Do ponto de vista do consumidor, o caso de má prestação de serviços por parte do Ingresso.com demonstra a urgência de edição da Lei de Proteção de Dados Pessoais, que estabelecerá parâmetros de segurança para os fornecedores de bens e serviços, bem como penalidades para quem descumpra essas obrigações. Isso é o que defende a advogada e conselheira da Associação Brasileira de Defesa do Consumidor (Proteste), Flávia Lefébre. 

Para ela, o fato de a empresa apresentar problemas desde 2014 sem solução revela também a necessidade de que se crie um organismo para fiscalizar, apurar infrações quanto às obrigações de guarda segura de dados e de segurança dos sistemas operacionais, bem como para aplicar sanções aos fornecedores que atuem causando prejuízos aos consumidores.

“De qualquer forma, ainda que não tenhamos a lei de proteção de dados pessoais aprovada, o certo é que o Código de Defesa do Consumidor e o Marco Civil da Internet já trazem instrumentos para que se possa afirmar que a omissão da empresa em utilizar mecanismos de segurança eficientes configura vício na prestação do serviço e que, portanto, o usuário da Ingresso.com tem legitimidade para pedir reparação pelos danos sofridos”, lembra a advogada.
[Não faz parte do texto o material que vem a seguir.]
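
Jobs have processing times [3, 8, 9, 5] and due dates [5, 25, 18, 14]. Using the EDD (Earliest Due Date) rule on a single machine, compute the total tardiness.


Sort by due date (EDD order): [(3, 5), (5, 14), (9, 18), (8, 25)]
Compute completion times and tardiness:
  Job 1: p=3, d=5, C=3, tardiness=max(0,3-5)=0
  Job 2: p=5, d=14, C=8, tardiness=max(0,8-14)=0
  Job 3: p=9, d=18, C=17, tardiness=max(0,17-18)=0
  Job 4: p=8, d=25, C=25, tardiness=max(0,25-25)=0
Total tardiness = 0

0


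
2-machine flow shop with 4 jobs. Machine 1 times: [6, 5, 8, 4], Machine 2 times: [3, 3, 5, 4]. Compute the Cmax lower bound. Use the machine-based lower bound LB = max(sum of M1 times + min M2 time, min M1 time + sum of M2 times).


LB1 = sum(M1 times) + min(M2 times) = 23 + 3 = 26
LB2 = min(M1 times) + sum(M2 times) = 4 + 15 = 19
Lower bound = max(LB1, LB2) = max(26, 19) = 26

26


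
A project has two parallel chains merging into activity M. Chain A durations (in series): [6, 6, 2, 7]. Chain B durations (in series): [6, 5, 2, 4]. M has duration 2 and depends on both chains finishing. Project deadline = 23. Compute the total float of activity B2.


Forward pass: ES(B2) = sum of predecessors on chain B = 6
EF = ES + duration = 6 + 5 = 11
Backward pass: LF(M) = deadline = 23; LS(M) = 23 - 2 = 21
LF(B2) = LS(M) - sum(successors on chain B) = 21 - 6 = 15
LS = LF - duration = 15 - 5 = 10
Total float = LS - ES = 10 - 6 = 4

4


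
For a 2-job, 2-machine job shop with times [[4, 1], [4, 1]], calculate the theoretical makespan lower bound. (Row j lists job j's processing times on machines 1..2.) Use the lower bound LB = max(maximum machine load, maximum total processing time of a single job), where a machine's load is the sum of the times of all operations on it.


Machine loads:
  Machine 1: 4 + 4 = 8
  Machine 2: 1 + 1 = 2
Max machine load = 8
Job totals:
  Job 1: 5
  Job 2: 5
Max job total = 5
Lower bound = max(8, 5) = 8

8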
Flávia lembra que o artigo 20 do Código de Defesa do Consumidor estabelece que: são impróprios os serviços que se mostrem inadequados para os fins que razoavelmente deles se esperam, bem como aqueles que não atendam as normas regulamentares de prestabilidade.

Quanto ao Marco Civil da Internet, ela destaca que o artigo 7º postula a garantia da proteção de dados do usuário e, mais, define “a exclusão definitiva dos dados pessoais que tiver fornecido a determinada aplicação de internet, a seu requerimento, ao término da relação entre as partes, ressalvadas as hipóteses de guarda obrigatória de registros previstas nesta Lei”.
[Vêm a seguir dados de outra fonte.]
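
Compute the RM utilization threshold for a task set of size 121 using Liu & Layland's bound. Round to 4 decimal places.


Compute 2^(1/121) = 1.0057449283
Subtract 1: 1.0057449283 - 1 = 0.0057449283
Multiply by n: 121 * 0.0057449283 = 0.6951363243
Round to 4 dp: 0.6951

0.6951


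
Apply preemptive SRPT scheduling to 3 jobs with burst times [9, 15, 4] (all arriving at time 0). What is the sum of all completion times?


Since all jobs arrive at t=0, SRPT equals SPT ordering.
SPT order: [4, 9, 15]
Completion times:
  Job 1: p=4, C=4
  Job 2: p=9, C=13
  Job 3: p=15, C=28
Total completion time = 4 + 13 + 28 = 45

45


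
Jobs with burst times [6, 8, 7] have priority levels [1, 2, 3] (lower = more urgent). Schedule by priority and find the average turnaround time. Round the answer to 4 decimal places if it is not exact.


Sort by priority (ascending = highest first):
Order: [(1, 6), (2, 8), (3, 7)]
Completion times:
  Priority 1, burst=6, C=6
  Priority 2, burst=8, C=14
  Priority 3, burst=7, C=21
Average turnaround = 41/3 = 13.6667

13.6667


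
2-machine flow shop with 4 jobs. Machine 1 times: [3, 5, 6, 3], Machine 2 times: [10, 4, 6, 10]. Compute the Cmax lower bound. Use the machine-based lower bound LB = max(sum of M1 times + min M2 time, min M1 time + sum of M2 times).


LB1 = sum(M1 times) + min(M2 times) = 17 + 4 = 21
LB2 = min(M1 times) + sum(M2 times) = 3 + 30 = 33
Lower bound = max(LB1, LB2) = max(21, 33) = 33

33


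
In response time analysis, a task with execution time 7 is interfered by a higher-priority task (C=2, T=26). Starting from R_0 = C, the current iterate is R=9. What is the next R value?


R_next = C + ceil(R_prev / T_hp) * C_hp
ceil(9 / 26) = ceil(0.3462) = 1
Interference = 1 * 2 = 2
R_next = 7 + 2 = 9
R_next = R_prev, so the iteration has converged (response time = 9).

9


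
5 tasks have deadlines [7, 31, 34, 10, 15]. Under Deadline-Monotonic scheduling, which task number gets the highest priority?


Sort tasks by relative deadline (ascending):
  Task 1: deadline = 7
  Task 4: deadline = 10
  Task 5: deadline = 15
  Task 2: deadline = 31
  Task 3: deadline = 34
Priority order (highest first): [1, 4, 5, 2, 3]
Highest priority task = 1

1


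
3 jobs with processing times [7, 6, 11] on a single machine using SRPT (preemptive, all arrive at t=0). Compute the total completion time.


Since all jobs arrive at t=0, SRPT equals SPT ordering.
SPT order: [6, 7, 11]
Completion times:
  Job 1: p=6, C=6
  Job 2: p=7, C=13
  Job 3: p=11, C=24
Total completion time = 6 + 13 + 24 = 43

43


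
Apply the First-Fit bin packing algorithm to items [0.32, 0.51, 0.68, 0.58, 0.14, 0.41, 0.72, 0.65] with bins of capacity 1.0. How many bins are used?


Place items sequentially using First-Fit:
  Item 0.32 -> new Bin 1
  Item 0.51 -> Bin 1 (now 0.83)
  Item 0.68 -> new Bin 2
  Item 0.58 -> new Bin 3
  Item 0.14 -> Bin 1 (now 0.97)
  Item 0.41 -> Bin 3 (now 0.99)
  Item 0.72 -> new Bin 4
  Item 0.65 -> new Bin 5
Total bins used = 5

5


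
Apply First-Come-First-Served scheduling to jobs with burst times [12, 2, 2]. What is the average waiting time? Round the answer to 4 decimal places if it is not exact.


FCFS order (as given): [12, 2, 2]
Waiting times:
  Job 1: wait = 0
  Job 2: wait = 12
  Job 3: wait = 14
Sum of waiting times = 26
Average waiting time = 26/3 = 8.6667

8.6667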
“Ou seja, é evidente que o mínimo que se pode razoavelmente esperar da Ingresso.com é que adote práticas comerciais seguras, já que utiliza dados de cartão de crédito e conta bancária dos consumidores para operar seu serviço e que, depois de concluída a relação de compra de ingressos, os dados sejam excluídos para evitar problemas”, explica.
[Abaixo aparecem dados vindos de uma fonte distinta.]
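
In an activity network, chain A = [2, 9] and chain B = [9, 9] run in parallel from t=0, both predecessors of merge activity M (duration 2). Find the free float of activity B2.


ES(B2) = sum of predecessors on chain B = 9
EF(B2) = ES + duration = 9 + 9 = 18
Successor of B2 is M. ES(M) = max(sum(A), sum(B)) = max(11, 18) = 18
Free float = ES(successor) - EF(current) = 18 - 18 = 0

0


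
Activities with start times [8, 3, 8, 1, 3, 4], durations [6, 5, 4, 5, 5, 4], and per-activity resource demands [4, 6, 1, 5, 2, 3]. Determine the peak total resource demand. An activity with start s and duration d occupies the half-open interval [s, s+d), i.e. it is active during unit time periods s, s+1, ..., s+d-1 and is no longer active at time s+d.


Each activity i is active on [start_i, start_i + duration_i).
Compute total resource usage per time slot:
  t=0: active resources = [], total = 0
  t=1: active resources = [5], total = 5
  t=2: active resources = [5], total = 5
  t=3: active resources = [6, 5, 2], total = 13
  t=4: active resources = [6, 5, 2, 3], total = 16
  t=5: active resources = [6, 5, 2, 3], total = 16
  t=6: active resources = [6, 2, 3], total = 11
  t=7: active resources = [6, 2, 3], total = 11
  t=8: active resources = [4, 1], total = 5
  t=9: active resources = [4, 1], total = 5
  t=10: active resources = [4, 1], total = 5
  t=11: active resources = [4, 1], total = 5
  t=12: active resources = [4], total = 4
  t=13: active resources = [4], total = 4
Peak resource demand = 16

16


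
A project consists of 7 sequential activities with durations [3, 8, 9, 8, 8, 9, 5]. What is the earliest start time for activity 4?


Activity 4 starts after activities 1 through 3 complete.
Predecessor durations: [3, 8, 9]
ES = 3 + 8 + 9 = 20

20


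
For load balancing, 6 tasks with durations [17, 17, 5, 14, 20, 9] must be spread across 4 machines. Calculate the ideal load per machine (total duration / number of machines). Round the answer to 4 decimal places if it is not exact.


Total processing time = 17 + 17 + 5 + 14 + 20 + 9 = 82
Number of machines = 4
Ideal balanced load = 82 / 4 = 20.5

20.5


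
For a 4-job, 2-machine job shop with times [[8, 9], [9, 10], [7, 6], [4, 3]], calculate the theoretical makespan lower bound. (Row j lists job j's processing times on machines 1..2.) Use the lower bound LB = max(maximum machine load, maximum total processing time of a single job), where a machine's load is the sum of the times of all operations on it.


Machine loads:
  Machine 1: 8 + 9 + 7 + 4 = 28
  Machine 2: 9 + 10 + 6 + 3 = 28
Max machine load = 28
Job totals:
  Job 1: 17
  Job 2: 19
  Job 3: 13
  Job 4: 7
Max job total = 19
Lower bound = max(28, 19) = 28

28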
No início deste ano, um funcionário da empresa informou ao engenheiro de software Guilherme Berger que se sabia da falha havia meses, mas que estavam com problemas internos no processo de correção. Após nova repercussão do caso, em abril, um desenvolvedor da empresa comunicou-lhe que a falha de segurança havia sido corrigida.

O Observatório da Privacidade e Vigilância entrou em contato com a assessoria de imprensa da empresa. Questionada sobre o que tem sido feito para evitar futuras falhas e qual deve ser o procedimento caso os consumidores venham a se sentir prejudicados, expressou-nos que “a segurança sobre as informações dos usuários é prioridade da ingresso.com” e reforçou que “assim que identificou a falha no sistema do aplicativo, a empresa implementou as devidas correções, solucionando a questão”.